L’ipotesi di riforma è adeguata e convincente e prevede tra l’altro specifici interventi sulla disciplina processuale al fine di garantire: 1) l’applicazione del medesimo rito a tutti i procedimenti di affidamento dei figli minori nati nel matrimonio e fuori da esso, separazione e divorzio e di modifica delle condizioni precedentemente stabilite dall’ A.G.; 2) modifiche legislative per i procedimenti de potestate volte a garantire il rispetto del principio del contraddittorio, la possibilità per i difensori di interloquire su tutto il materiale istruttorio e all’udienza “conclusiva” del procedimento; 3) semplificazione e razionalizzazione dei riti relativi ai procedimenti di volontaria giurisdizione, già di competenza del T.m. o del g.t. o del Tribunale nonché ai procedimenti relativi a interdizione, inabilitazione, amministrazione di sostegno ecc.; 4) individuazione di procedimenti a trattazione monocratica, fermo restando che quelli a trattazione collegiale potranno essere a composizione togata (tre magistrati togati) o multiprofessionale (due magistrati togati, più due magistrati onorari) nei casi in cui si verte in materia di diritti di soggetti minorenni.
Altra ipotesi di riforma percorribile – se si vuole che il Tribunale che si occupa dei minorenni e delle famiglie sia un giudice di prossimità con le necessarie caratteristiche di specializzazione, esclusività delle funzioni e unitarietà della giurisdizione – può fondarsi sulla previsione di un Tribunale che mantenga le sue articolazioni periferiche all’interno dei vari Tribunali del distretto ove l’ufficio svolgerà le competenze che oggi sono esercitate dal giudice ordinario (g.t. e g.o.), utilizzando le risorse ivi esistenti da coordinare e riorganizzare unitamente a quelle in sede distrettuale, mentre le competenze che costituiscono il cuore della materia minorile (tra cui competenze nel settore penale, adozioni, sottrazione internazionale di minori) dovranno necessariamente restare proprie della sede distrettuale o comunque di una sede che comprenda più circondari di piccole dimensioni.

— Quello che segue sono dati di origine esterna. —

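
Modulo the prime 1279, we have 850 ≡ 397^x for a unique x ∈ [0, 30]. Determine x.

Compute 397^0 mod 1279 = 1, then multiply by 397 repeatedly:
  397^0=1  397^1=397  397^2=292  397^3=814  397^4=850
Found 850 at exponent 4.

4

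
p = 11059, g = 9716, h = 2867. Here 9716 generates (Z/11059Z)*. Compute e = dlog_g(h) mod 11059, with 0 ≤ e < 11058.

Baby-step giant-step with m = ceil(sqrt(11058)) = 106.
Baby table (9716^j mod 11059 for j=0..105):
  0:1  1:9716  2:1032  3:7458  4:3360  5:10651  6:6053  7:10245
  8:9420  9:436  10:579  11:7592  12:342  13:5172  14:10115  15:7066
  16:10043  17:4231  18:2093  19:9146  20:3471  21:5345  22:10015  23:8658
  24:6374  25:10443  26:8922  27:5710  28:6416  29:9332  30:8030  31:9294
  32:3769  33:3255  34:7899  35:8283  36:1285  37:10508  38:10099  39:6436
  40:4590  41:6552  42:3628  43:4615  44:6154  45:7310  46:3062  47:1682
  48:8169  49:10620  50:3450  51:371  52:10461  53:6866  54:2168  55:7952
  56:3458  57:686  58:7658  59:176  60:6930  61:4688  62:7646  63:5233
  64:5605  65:3664  66:503  67:10129  68:10382  69:2373  70:9112  71:4897
  72:3434  73:10800  74:5008  75:9187  76:3703  77:3421  78:6141  79:2651
  80:705  81:4259  82:8725  83:4865  84:2174  85:10953  86:9650  87:1198
  88:5700  89:8787  90:10071  91:10863  92:8871  93:7849  94:9079  95:4980
  96:2555  97:7984  98:4718  99:533  100:3016  101:8165  102:4933  103:10381
  104:3716  105:8080
Giant step factor: 9716^(-106) ≡ 3718 (mod 11059).
Scan 2867·3718^i mod 11059 for i = 0, 1, …:
  i=0: 2867   i=1: 9689   i=2: 4539   i=3: 11027
  i=4: 2673   i=5: 7232   i=6: 4147   i=7: 2300
  i=8: 2793   i=9: 11032     …   i=69: 6118
  i=70: 9420
Match at i=70, j=8: e = 70·106 + 8 = 7428.

7428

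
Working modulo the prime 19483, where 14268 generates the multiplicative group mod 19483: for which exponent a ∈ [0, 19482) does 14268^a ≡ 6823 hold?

6014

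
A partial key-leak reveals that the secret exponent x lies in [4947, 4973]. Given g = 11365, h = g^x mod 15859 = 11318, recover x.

Compute 11365^4947 mod 15859 = 11228, then multiply by 11365 repeatedly:
  11365^4947=11228  11365^4948=4706  11365^4949=7142  11365^4950=2468  11365^4951=10108
  11365^4952=10683  11365^4953=11650  11365^4954=11318
Found 11318 at exponent 4954.

4954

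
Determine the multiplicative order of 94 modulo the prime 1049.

1048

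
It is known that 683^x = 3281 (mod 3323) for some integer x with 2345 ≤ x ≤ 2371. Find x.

Compute 683^2345 mod 3323 = 893, then multiply by 683 repeatedly:
  683^2345=893  683^2346=1810  683^2347=74  683^2348=697  683^2349=862
  683^2350=575  683^2351=611  683^2352=1938  683^2353=1100  683^2354=302
  683^2355=240  683^2356=1093  683^2357=2167  683^2358=1326  683^2359=1802
  683^2360=1256  683^2361=514  683^2362=2147  683^2363=958  683^2364=3006
  683^2365=2807  683^2366=3133  683^2367=3150  683^2368=1469  683^2369=3104
  683^2370=3281
Found 3281 at exponent 2370.

2370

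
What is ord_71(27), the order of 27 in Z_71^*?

35

The order of 27 must divide p − 1 = 70 = 2 · 5 · 7.
Divisors: 1, 2, 5, 7, 10, 14, 35, 70.
Check each in increasing order: 27^1 ≡ 27;  27^2 ≡ 19;  27^5 ≡ 20;  27^7 ≡ 25;  27^10 ≡ 45;  27^14 ≡ 57;  27^35 ≡ 1.
Smallest exponent giving 1 is 35.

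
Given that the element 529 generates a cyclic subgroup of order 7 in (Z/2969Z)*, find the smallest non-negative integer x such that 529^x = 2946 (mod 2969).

Successive powers of 529 modulo 2969:
  529^0=1  529^1=529  529^2=755  529^3=1549  529^4=2946
So 529^4 ≡ 2946 (mod 2969), giving x = 4.

4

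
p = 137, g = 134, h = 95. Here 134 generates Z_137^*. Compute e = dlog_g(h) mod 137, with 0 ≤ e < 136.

Baby-step giant-step with m = ceil(sqrt(136)) = 12.
Baby table (134^j mod 137 for j=0..11):
  0:1  1:134  2:9  3:110  4:81  5:31  6:44  7:5
  8:122  9:45  10:2  11:131
Giant step factor: 134^(-12) ≡ 99 (mod 137).
Scan 95·99^i mod 137 for i = 0, 1, …:
  i=0: 95   i=1: 89   i=2: 43   i=3: 10
  i=4: 31
Match at i=4, j=5: e = 4·12 + 5 = 53.

53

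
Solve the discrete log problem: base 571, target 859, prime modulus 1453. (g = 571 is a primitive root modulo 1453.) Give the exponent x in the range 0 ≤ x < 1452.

1429

Baby-step giant-step with m = ceil(sqrt(1452)) = 39.
Baby table (571^j mod 1453 for j=0..38):
  0:1  1:571  2:569  3:880  4:1195  5:888  6:1404  7:1081
  8:1179  9:470  10:1018  11:78  12:948  13:792  14:349  15:218
  16:973  17:537  18:44  19:423  20:335  21:942  22:272  23:1294
  24:750  25:1068  26:1021  27:338  28:1202  29:526  30:1028  31:1429
  32:826  33:874  34:675  35:380  36:483  37:1176  38:210
Giant step factor: 571^(-39) ≡ 310 (mod 1453).
Scan 859·310^i mod 1453 for i = 0, 1, …:
  i=0: 859   i=1: 391   i=2: 611   i=3: 520
  i=4: 1370   i=5: 424   i=6: 670   i=7: 1374
  i=8: 211   i=9: 25     …   i=35: 819
  i=36: 1068
Match at i=36, j=25: x = 36·39 + 25 = 1429.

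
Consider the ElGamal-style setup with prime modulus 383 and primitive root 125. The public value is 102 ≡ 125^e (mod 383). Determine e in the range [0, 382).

166

Baby-step giant-step with m = ceil(sqrt(382)) = 20.
Baby table (125^j mod 383 for j=0..19):
  0:1  1:125  2:305  3:208  4:339  5:245  6:368  7:40
  8:21  9:327  10:277  11:155  12:225  13:166  14:68  15:74
  16:58  17:356  18:72  19:191
Giant step factor: 125^(-20) ≡ 288 (mod 383).
Scan 102·288^i mod 383 for i = 0, 1, …:
  i=0: 102   i=1: 268   i=2: 201   i=3: 55
  i=4: 137   i=5: 7   i=6: 101   i=7: 363
  i=8: 368
Match at i=8, j=6: e = 8·20 + 6 = 166.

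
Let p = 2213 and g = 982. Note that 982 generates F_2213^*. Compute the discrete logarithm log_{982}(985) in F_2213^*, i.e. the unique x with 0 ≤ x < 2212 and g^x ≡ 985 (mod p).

584

Baby-step giant-step with m = ceil(sqrt(2212)) = 48.
Baby table (982^j mod 2213 for j=0..47):
  0:1  1:982  2:1669  3:1338  4:1607  5:205  6:2140  7:1343
  8:2091  9:1911  10:2191  11:526  12:903  13:1546  14:54  15:2129
  16:1606  17:1436  18:471  19:5  20:484  21:1706  22:51  23:1396
  24:1025  25:1848  26:76  27:1603  28:703  29:2103  30:417  31:89
  32:1091  33:270  34:1793  35:1391  36:541  37:142  38:25  39:207
  40:1891  41:255  42:341  43:699  44:388  45:380  46:1376  47:1302
Giant step factor: 982^(-48) ≡ 511 (mod 2213).
Scan 985·511^i mod 2213 for i = 0, 1, …:
  i=0: 985   i=1: 984   i=2: 473   i=3: 486
  i=4: 490   i=5: 321   i=6: 269   i=7: 253
  i=8: 929   i=9: 1137   i=10: 1201   i=11: 710
  i=12: 2091
Match at i=12, j=8: x = 12·48 + 8 = 584.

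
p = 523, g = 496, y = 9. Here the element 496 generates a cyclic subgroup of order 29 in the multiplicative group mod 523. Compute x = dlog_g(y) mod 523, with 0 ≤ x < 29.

20

Successive powers of 496 modulo 523:
  496^0=1  496^1=496  496^2=206  496^3=191  496^4=73  496^5=121
  496^6=394  496^7=345  496^8=99  496^9=465  496^10=520  496^11=81
  496^12=428  496^13=473  496^14=304  496^15=160  496^16=387  496^17=11
  496^18=226  496^19=174  496^20=9
So 496^20 ≡ 9 (mod 523), giving x = 20.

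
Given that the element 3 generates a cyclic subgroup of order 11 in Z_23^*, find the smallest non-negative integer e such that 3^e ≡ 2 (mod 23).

Successive powers of 3 modulo 23:
  3^0=1  3^1=3  3^2=9  3^3=4  3^4=12  3^5=13
  3^6=16  3^7=2
So 3^7 ≡ 2 (mod 23), giving e = 7.

7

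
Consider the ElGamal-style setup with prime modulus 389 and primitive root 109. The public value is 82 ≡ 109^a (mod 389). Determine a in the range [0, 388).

55

Baby-step giant-step with m = ceil(sqrt(388)) = 20.
Baby table (109^j mod 389 for j=0..19):
  0:1  1:109  2:211  3:48  4:175  5:14  6:359  7:231
  8:283  9:116  10:196  11:358  12:122  13:72  14:68  15:21
  16:344  17:152  18:230  19:174
Giant step factor: 109^(-20) ≡ 303 (mod 389).
Scan 82·303^i mod 389 for i = 0, 1, …:
  i=0: 82   i=1: 339   i=2: 21
Match at i=2, j=15: a = 2·20 + 15 = 55.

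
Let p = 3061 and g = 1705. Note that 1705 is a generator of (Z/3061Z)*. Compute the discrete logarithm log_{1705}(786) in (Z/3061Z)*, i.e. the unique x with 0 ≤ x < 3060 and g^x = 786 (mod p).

Baby-step giant-step with m = ceil(sqrt(3060)) = 56.
Baby table (1705^j mod 3061 for j=0..55):
  0:1  1:1705  2:2136  3:2351  4:1606  5:1696  6:2096  7:1493
  8:1874  9:2547  10:2137  11:995  12:681  13:986  14:641  15:128
  16:909  17:979  18:950  19:481  20:2818  21:1981  22:1322  23:1114
  24:1550  25:1107  26:1859  27:1460  28:707  29:2462  30:1079  31:34
  32:2872  33:2221  34:348  35:2567  36:2566  37:861  38:1786  39:2496
  40:890  41:2255  42:159  43:1727  44:2914  45:367  46:1291  47:296
  48:2676  49:1690  50:1049  51:921  52:12  53:2094  54:1144  55:663
Giant step factor: 1705^(-56) ≡ 1294 (mod 3061).
Scan 786·1294^i mod 3061 for i = 0, 1, …:
  i=0: 786   i=1: 832   i=2: 2197   i=3: 2310
  i=4: 1604   i=5: 218   i=6: 480   i=7: 2798
  i=8: 2510   i=9: 219     …   i=38: 640
  i=39: 1690
Match at i=39, j=49: x = 39·56 + 49 = 2233.

2233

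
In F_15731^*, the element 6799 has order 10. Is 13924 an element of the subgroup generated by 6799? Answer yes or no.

13924 ∈ ⟨6799⟩ iff 13924^10 ≡ 1 (mod 15731), since |⟨6799⟩| = 10.
13924^10 mod 15731 = 1.
Since 1 = 1, 13924 lies in the subgroup.

yes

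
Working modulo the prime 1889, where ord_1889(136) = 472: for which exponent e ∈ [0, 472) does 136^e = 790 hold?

96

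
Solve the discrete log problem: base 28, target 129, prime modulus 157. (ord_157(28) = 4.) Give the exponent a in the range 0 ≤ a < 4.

Successive powers of 28 modulo 157:
  28^0=1  28^1=28  28^2=156  28^3=129
So 28^3 ≡ 129 (mod 157), giving a = 3.

3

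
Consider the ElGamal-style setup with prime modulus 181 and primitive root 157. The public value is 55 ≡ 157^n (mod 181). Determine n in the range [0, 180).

Baby-step giant-step with m = ceil(sqrt(180)) = 14.
Baby table (157^j mod 181 for j=0..13):
  0:1  1:157  2:33  3:113  4:3  5:109  6:99  7:158
  8:9  9:146  10:116  11:112  12:27  13:76
Giant step factor: 157^(-14) ≡ 168 (mod 181).
Scan 55·168^i mod 181 for i = 0, 1, …:
  i=0: 55   i=1: 9
Match at i=1, j=8: n = 1·14 + 8 = 22.

22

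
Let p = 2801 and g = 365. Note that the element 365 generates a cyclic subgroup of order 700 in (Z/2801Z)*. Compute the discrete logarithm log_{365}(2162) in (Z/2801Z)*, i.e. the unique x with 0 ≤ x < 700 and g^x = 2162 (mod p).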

La realizzazione di riforme efficaci e responsabili necessita di impegni di spesa, adempimenti organizzativi e modifiche legislative; nonostante i tempi di crisi economica e le esigue disponibilità di fondi destinati al settore giustizia, non è utile avvallare proposte di riforma “a costo zero” della cui riuscita è facile dubitare se solo si tiene conto delle realtà degli uffici giudiziari sulle quali esse vanno a incidere.

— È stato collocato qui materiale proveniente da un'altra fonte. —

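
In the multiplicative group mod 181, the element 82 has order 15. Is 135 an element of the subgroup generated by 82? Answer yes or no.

135 ∈ ⟨82⟩ iff 135^15 ≡ 1 (mod 181), since |⟨82⟩| = 15.
135^15 mod 181 = 1.
Since 1 = 1, 135 lies in the subgroup.

yes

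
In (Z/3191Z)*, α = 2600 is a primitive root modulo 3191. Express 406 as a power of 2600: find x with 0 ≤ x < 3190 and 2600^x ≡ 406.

518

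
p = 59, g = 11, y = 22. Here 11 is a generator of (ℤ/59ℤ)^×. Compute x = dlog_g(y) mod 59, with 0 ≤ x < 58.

Baby-step giant-step with m = ceil(sqrt(58)) = 8.
Baby table (11^j mod 59 for j=0..7):
  0:1  1:11  2:3  3:33  4:9  5:40  6:27  7:2
Giant step factor: 11^(-8) ≡ 51 (mod 59).
Scan 22·51^i mod 59 for i = 0, 1, …:
  i=0: 22   i=1: 1
Match at i=1, j=0: x = 1·8 + 0 = 8.

8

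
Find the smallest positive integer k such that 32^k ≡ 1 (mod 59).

58

The order of 32 must divide p − 1 = 58 = 2 · 29.
Divisors: 1, 2, 29, 58.
Check each in increasing order: 32^1 ≡ 32;  32^2 ≡ 21;  32^29 ≡ 58;  32^58 ≡ 1.
Smallest exponent giving 1 is 58.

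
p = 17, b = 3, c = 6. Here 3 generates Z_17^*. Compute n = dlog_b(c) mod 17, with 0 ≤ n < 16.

15

Successive powers of 3 modulo 17:
  3^0=1  3^1=3  3^2=9  3^3=10  3^4=13  3^5=5
  3^6=15  3^7=11  3^8=16  3^9=14  3^10=8  3^11=7
  3^12=4  3^13=12  3^14=2  3^15=6
So 3^15 ≡ 6 (mod 17), giving n = 15.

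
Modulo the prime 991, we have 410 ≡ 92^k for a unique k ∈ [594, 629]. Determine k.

Compute 92^594 mod 991 = 825, then multiply by 92 repeatedly:
  92^594=825  92^595=584  92^596=214  92^597=859  92^598=739
  92^599=600  92^600=695  92^601=516  92^602=895  92^603=87
  92^604=76  92^605=55  92^606=105  92^607=741  92^608=784
  92^609=776  92^610=40  92^611=707  92^612=629  92^613=390
  92^614=204  92^615=930  92^616=334  92^617=7  92^618=644
  92^619=779  92^620=316  92^621=333  92^622=906  92^623=108
  92^624=26  92^625=410
Found 410 at exponent 625.

625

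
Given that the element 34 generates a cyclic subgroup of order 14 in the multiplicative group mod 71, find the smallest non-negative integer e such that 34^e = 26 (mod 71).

11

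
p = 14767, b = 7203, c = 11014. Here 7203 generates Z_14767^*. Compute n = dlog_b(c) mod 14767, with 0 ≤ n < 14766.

Baby-step giant-step with m = ceil(sqrt(14766)) = 122.
Baby table (7203^j mod 14767 for j=0..121):
  0:1  1:7203  2:6738  3:9452  4:6886  5:12272  6:14721  7:8303
  8:159  9:8218  10:8118  11:11401  12:2116  13:2004  14:7453  15:5914
  16:10514  17:7166  18:6033  19:11185  20:11570  21:8529  22:3667  23:10005
  24:3055  25:2335  26:14159  27:6375  28:8522  29:12314  30:7140  31:10726
  32:13201  33:2090  34:6697  35:9469  36:11201  37:8682  38:12968  39:7229
  40:2045  41:7436  42:1599  43:14104  44:8919  45:7107  46:9299  47:12352
  48:281  49:964  50:3202  51:12719  52:489  53:7721  54:1841  55:14724
  56:378  57:5606  58:7040  59:14009  60:3916  61:1978  62:12146  63:7930
  64:1034  65:5334  66:11835  67:12381  68:2430  69:4395  70:11504  71:5675
  72:1969  73:6387  74:6356  75:4568  76:2428  77:4756  78:12795  79:1538
  80:2964  81:11377  82:6448  83:2729  84:2110  85:3087  86:11326  87:8270
  88:13499  89:7369  90:6309  91:5668  92:10616  93:3522  94:14027  95:667
  96:5126  97:5078  98:13742  99:425  100:4506  101:13619  102:476  103:2684
  104:2849  105:9984  106:14229  107:8507  108:7638  109:9439  110:1849  111:13280
  112:9981  113:7387  114:3060  115:8816  116:3548  117:9334  118:13418  119:14606
  120:6910  121:7940
Giant step factor: 7203^(-122) ≡ 12890 (mod 14767).
Scan 11014·12890^i mod 14767 for i = 0, 1, …:
  i=0: 11014   i=1: 522   i=2: 9595   i=3: 5925
  i=4: 13093   i=5: 11494   i=6: 349   i=7: 9442
  i=8: 12533   i=9: 14157     …   i=108: 14178
  i=109: 12795
Match at i=109, j=78: n = 109·122 + 78 = 13376.

13376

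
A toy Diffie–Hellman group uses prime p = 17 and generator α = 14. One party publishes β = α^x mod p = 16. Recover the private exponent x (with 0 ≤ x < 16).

8

Successive powers of 14 modulo 17:
  14^0=1  14^1=14  14^2=9  14^3=7  14^4=13  14^5=12
  14^6=15  14^7=6  14^8=16
So 14^8 ≡ 16 (mod 17), giving x = 8.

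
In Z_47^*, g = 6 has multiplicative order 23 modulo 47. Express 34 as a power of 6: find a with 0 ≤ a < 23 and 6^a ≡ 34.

13

Successive powers of 6 modulo 47:
  6^0=1  6^1=6  6^2=36  6^3=28  6^4=27  6^5=21
  6^6=32  6^7=4  6^8=24  6^9=3  6^10=18  6^11=14
  6^12=37  6^13=34
So 6^13 ≡ 34 (mod 47), giving a = 13.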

Alle note difficoltà finanziarie occorre rispondere che tra i doveri di una democrazia evoluta vi è senz’altro quello di offrire a ciascun “figlio” uguali opportunità di crescere, studiare, migliorarsi. Occorre “investire nei bambini: rompere il circolo vizioso di svantaggio”, come ha suggerito la Commissione Europea, sollecitando gli Stati membri a mettere al centro dell'agenda il tema dell'infanzia e degli investimenti necessari per combattere la povertà dei bambini, affinché a tutti sia data la possibilità di crescere uguali.
È indispensabile un cambiamento che parta dalla considerazione che l’utilizzo di risorse (economiche e umane) per la tutela dei minori e delle famiglie non è un costo ma un investimento che “paga” sia in termini di tutela di diritti che in un'ottica di risparmio per il futuro.